Ornamental Cherry Trees: Weeping versus Standard
Cherry trees are an ornamental favorite mainly for their showy blossom which appear for about three weeks in spring. The weeping cherry is a "genetically engineered" tree - bred for massive amounts of dark pink blossoms, "weeping" branches, and no fruit.
The traditional ornamental cherry is more "natural" - fewer, lighter colored blossoms, natural branching characteristics, and, of course, cherries. Now these are not Bing or Queen Anne-type cherry. Cherry trees planted for food are bred for massive amounts of big, sweet fruit. The ornamental cherry's fruit is more problem than food - small, hard berries with only a thin layer of tough skin and pulp around the stone (seed). Birds like them, but plant near sidewalks, the dropped fruit leaves dark red stains on cement and other paving materials.
Besides the cherries issue, tree trimming is easier with the weeping cherry. The tree is self-shaping, with the new branches automatically "weeping" over the existing ones to maintain an umbrella shape as it grows. Trimming is done from ground level, cutting the thin branches to the desired length to maintain space under the tree. Without trimming, the branches will grow until they drag on the ground, "encasing" the tree in branches.
The standard ornamental cherry grows naturally, new branches reaching for the sky in a haphazard fashion. While there is never an issue of the tree being encased in it's own branches, trimming is required to maintain a manicured look versus a straggly one - and a ladder is required.
The upper photo is in the local park, a weeping cherry trimmed to keep the branches a uniform height above the bushed around the trunk.
The lower photo is the local library, a standard ornamental cherry, nicely trimmed to an inverted umbrella shape.
How Weeping Cherries are Made
Without seeds, weeping cherries are always nursery-grown. The trees, usually starting from cuttings, grow several years at the nursery. The same flimsy branches that make it desirable for landscaping, makes grow the trees difficult.
Because the trunks have the same flimsy characteristicts as the branches, they are not able to support the canopy. The trees are completely supported until they reach "saleable" maturity. Since having the trees weep all the way to just laying on the ground, or having to support the trees would make they undesirable for landscaping, the final process before sale is to give the tree a new trunk.

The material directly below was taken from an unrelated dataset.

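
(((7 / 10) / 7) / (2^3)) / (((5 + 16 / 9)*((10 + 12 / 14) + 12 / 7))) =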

A standard ornamental cherry of appropriate maturity is topped (the canopy cut off) just below the lowest branch or branch bud. Likewise the weeping cherry is topped. Then the weeping cherry canopy is grafted to the ornamental cherry's trunk. Best of both worlds - a strong trunk and weeping branches.
Because the two types of trees are genetically very similar, the trunk is happy to support it's adopted canopy and vice verso.
Graft Failure - AKA: The FrankenTree
The grafting process doesn't always go as planned. This tree is a "half and half". To the left of the graft, the original cherry put out a branch of it's own, and continued to support both canopies as the tree grew, giving the tree a slightly lopsided look.
The failure is likely the result of not cutting the ornamental cherry low enough, leaving a branch bud right at the graft; not completely covering the trunk with the new canopy (or slippage); or the new canopy was not sufficient to feed the trunk's root system (too small, too immature, or weakened) so the trunk "pushed out" foliage from the trunk (something trees do when they are in distress) and the push-out formed a full-fledged branch.
The tree now has the worst as well as the best of both. The weeping branches are naturally form the umbrella shape - but only a half-umbrella, and can be pruned from the ground. The rogue branch grows wild and has to be trimmed by ladder. It also drops cherries on the sidewalk in season.
Regardless of trimming efforts, the result is never a cohesive look - always an odd mix of manicured and straggly, or umbrella and inverted umbrella. The issue might have been avoided when the tree was young by cutting off the rogue branch while it was only a thin branch; though if the tree pushed out this branch to try to survive, cutting it off may have killed the tree altogether.
Since this wasn't done, it remains the oddest cherry tree on the block.